Putin claimed in his speech on Tuesday that American government officials were considering restarting nuclear tests, necessitating the suspension of the agreement. He did not name any officials allegedly considering this or offer any evidence for his allegation.

“In this situation, [in the wake of the ideas in the United States to conduct nuclear weapon tests], the Defense Ministry of Russia and Rosatom should be ready for testing Russian nuclear weapons,” Putin declared. “Naturally, we will not be the first to do that but if the United States conducts the tests, we will also carry them out.”

Elsewhere in his remarks, Putin bemoaned the “spiritual catastrophe” of the West.

“They distort historical facts and constantly attack our culture, the Russian Orthodox Church, and other traditional religions of our country,” Putin claimed. “Look at what they do with their own peoples: the destruction of the family, cultural and national identity, perversion, and the abuse of children are declared the norm. And priests are forced to bless same-sex marriages.”
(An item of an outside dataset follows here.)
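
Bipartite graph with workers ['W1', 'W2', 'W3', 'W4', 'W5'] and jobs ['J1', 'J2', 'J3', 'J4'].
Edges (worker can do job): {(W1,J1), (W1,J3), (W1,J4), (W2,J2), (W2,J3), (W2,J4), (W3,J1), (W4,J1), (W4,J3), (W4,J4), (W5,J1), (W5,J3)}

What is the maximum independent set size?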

“As it became known, the Anglican Church plans to consider the idea of a gender-neutral God … Millions of people in the West understand they are being led to a real spiritual catastrophe,” he claimed.

Putin has taken to raising social and religious issues during remarks about Ukraine, without offering any direct connection. During his remarks in September announcing the “annexation” of four regions of Ukraine – Kherson, Zaporizhzhia, Donetsk, and Luhansk” – Putin called Western countries “Satanic.”

“The destruction of this Western hegemony is irreversible,” he insisted at the time.